A TENTATIVA DE ENQUADRAR A IMPRENSA E DE SILENCIAR OS REPÓRTERES. QUE ELES RESISTAM A UM CERCO INÉDITO EM PERÍODO DEMOCRÁTICO

Fonte: BLOG DO REINALDO AZEVEDO
terça-feira, 28 de julho de 2009

Queridos,

Segue um texto longo, longo mesmo. Mas peço que vocês leiam porque se trata da exposição de um método. Demonstro o modo como o oficialismo está tentando calar a imprensa. Com ele, também presto uma homenagem aos repórteres que honram a sua profissão.
*
Há um movimento organizado para desacreditar o jornalismo e intimidar os jornalistas, especialmente os repórteres. Não se trata de nenhuma teoria conspiratória, com personagens secretas a se mover nas sombras. Eu nunca lido com isso. Meus “fantasmas” sempre são de carne e osso. O comandante da operação é até bem conhecido. Chama-se Franklin Martins, ministro da Comunicação Social e responsável último tanto pela área de comunicação propriamente dita como pela distribuição da verba publicitária do governo e de estatais. A manifestação mais visível e virulenta dessa ação é o tal blog da Petrobras. Ele é o melhor exemplo do que pode ser descrito como um método.

Blogueiros a serviço do oficialismo se encarregam, depois, de tentar difamar na rede os veículos da grande imprensa. Muitos deles já passaram por jornais, TVs ou revistas importantes e usam esse passado como prova de autoridade. Seus eventuais leitores se esquecem de perguntar por que, afinal de contas, foram banidos da imprensa de primeira linha e terminam seus dias exercendo este triste papel. Mas não quero me deter nisso agora. Volto à questão do método, não sem antes fazer uma advertência.

Chegou a hora de a chamada grande imprensa se dar conta desse movimento de desmoralização e reagir. Até porque é evidente que as chances de o atual grupo que governa continuar no poder não são pequenas. Mais oito anos na mesma toada, e será abolida a saudável vigilância do poder exercida pela imprensa em qualquer país democrático do mundo. Nesta segunda-feira, uma reportagem pôde ser tomada como estudo de caso. Professores de jornalismo, se ainda os há, deveriam levá-lo para a sala de aula — os que não forem de esquerda, claro, se os houver. Adiante.

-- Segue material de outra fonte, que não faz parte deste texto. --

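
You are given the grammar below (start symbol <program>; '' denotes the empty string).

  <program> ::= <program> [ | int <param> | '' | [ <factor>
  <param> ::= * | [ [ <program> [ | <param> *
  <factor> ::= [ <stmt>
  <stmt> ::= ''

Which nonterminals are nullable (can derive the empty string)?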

A Folha publicou ontem uma reportagem de Fernando Barros de Mello, um jovem repórter muito cuidadoso e cioso dos bons procedimentos da profissão. Leiam a íntegra do que foi publicado. É importante ir até o fim. Reparem quantas são as estranhezas nas quais vocês tropeçam. Volto depois.

A Petrobras pagou, de 2003 a junho deste ano, R$ 203,1 milhões a um grupo de empresas de terceirização de mão de obra de Santo André (Grande ABC) que já utilizou laranjas e tem uma dívida milionária cobrada pela União, entre débitos tributários e previdenciários.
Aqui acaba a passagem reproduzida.